Stephani McCollough, the founder of Sofia Financial, offers two pieces of sound investment advice. Her first piece of advice, make sure you don’t need the money you are investing to pay for something soon. There is always an inherent risk when investing your money. There are no guarantees your investment won’t lose value in the short term. Being aware of potential early losses is even more critical with the swings we’ve seen in the market. 

“If you’re talking about money, you need to buy a new car this year, or for your kids’ tuition in 2 years, that money should NOT be invested. Remember that investing involves risk, which is the reason it can give you a better potential return than savings – over the long run. Investing is a long-term game. If I were to invest that tuition money today, there are zero guarantees that it won’t have gone down in value when I write the check to my kid’s school. That money should be in a savings vehicle, not invested.” When not needing your investment money for five years or more, you can open yourself up to more investment options.

Understand Your Investment Accounts

Stephanies other advice is to understand all your different investment accounts. Each type of account can be taxed at different times and in different ways. There can also be restrictions on using your various investment accounts. “You can own the exact same investments in a brokerage account, a 401(k), a Roth IRA, and maybe even a Health Savings Account (HSA). But they have very different implications regarding how much money you can spend and when. So I suggest you take an inventory of what you own and in what type of account.” 

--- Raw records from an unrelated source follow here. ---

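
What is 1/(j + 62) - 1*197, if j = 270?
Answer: -65403/332 ≈ -197.00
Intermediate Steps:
1/(j + 62) - 1*197 = 1/(270 + 62) - 1*197 = 1/332 - 197 = -65403/332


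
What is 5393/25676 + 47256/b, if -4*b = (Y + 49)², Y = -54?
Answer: -4853245399/641900 ≈ -7560.8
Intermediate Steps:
b = -25/4 (b = -(-54 + 49)²/4 = -¼*(-5)² = -¼*25 = -25/4 ≈ -6.2500)
5393/25676 + 47256/b = 5393/25676 + 47256/(-25/4) = 5393*(1/25676) + 47256*(-4/25) = 5393/25676 - 189024/25 = -4853245399/641900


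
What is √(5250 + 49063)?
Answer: √54313 ≈ 233.05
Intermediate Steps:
√(5250 + 49063) = √54313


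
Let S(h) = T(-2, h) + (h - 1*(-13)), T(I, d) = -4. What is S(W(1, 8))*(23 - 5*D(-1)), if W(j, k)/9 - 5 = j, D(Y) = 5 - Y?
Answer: -441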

Rebalancing is Different For Everyone

When it comes to rebalancing your portfolio, each of our experts has a different take on when it’s best to take action.


One expert thinks it depends on how close you are to needing your portfolio as income. “If you’re younger, I think once a year is totally fine. When you’re a couple of years out from retirement (or the time when you’re going to need to use some of your investment money), you want to be rebalancing more often.”

A different expert recommends keeping your portfolio balanced depending on your asset classes. “I recommend utilizing a rebalancing threshold of 20%, not at some time intervals…If the portfolio is out of balance by 20% (i.e., one asset class is required to be 40% of the portfolio…if it drifted either below 36% of the portfolio or above 44%, it’d be “out of balance”), you will place a trade to rebalance it to the proposed allocation.”

The last expert asked has a third approach to rebalancing. “It depends on the market environment. In 2020, there were 2-3 times to rebalance. In 2021, you could have made do with just one. When there is more volatility, there is a higher need to rebalance as asset classes go on sale.”

Before rebalancing your portfolio, talk to your financial advisor or other trusted money manager to see what method works best for you.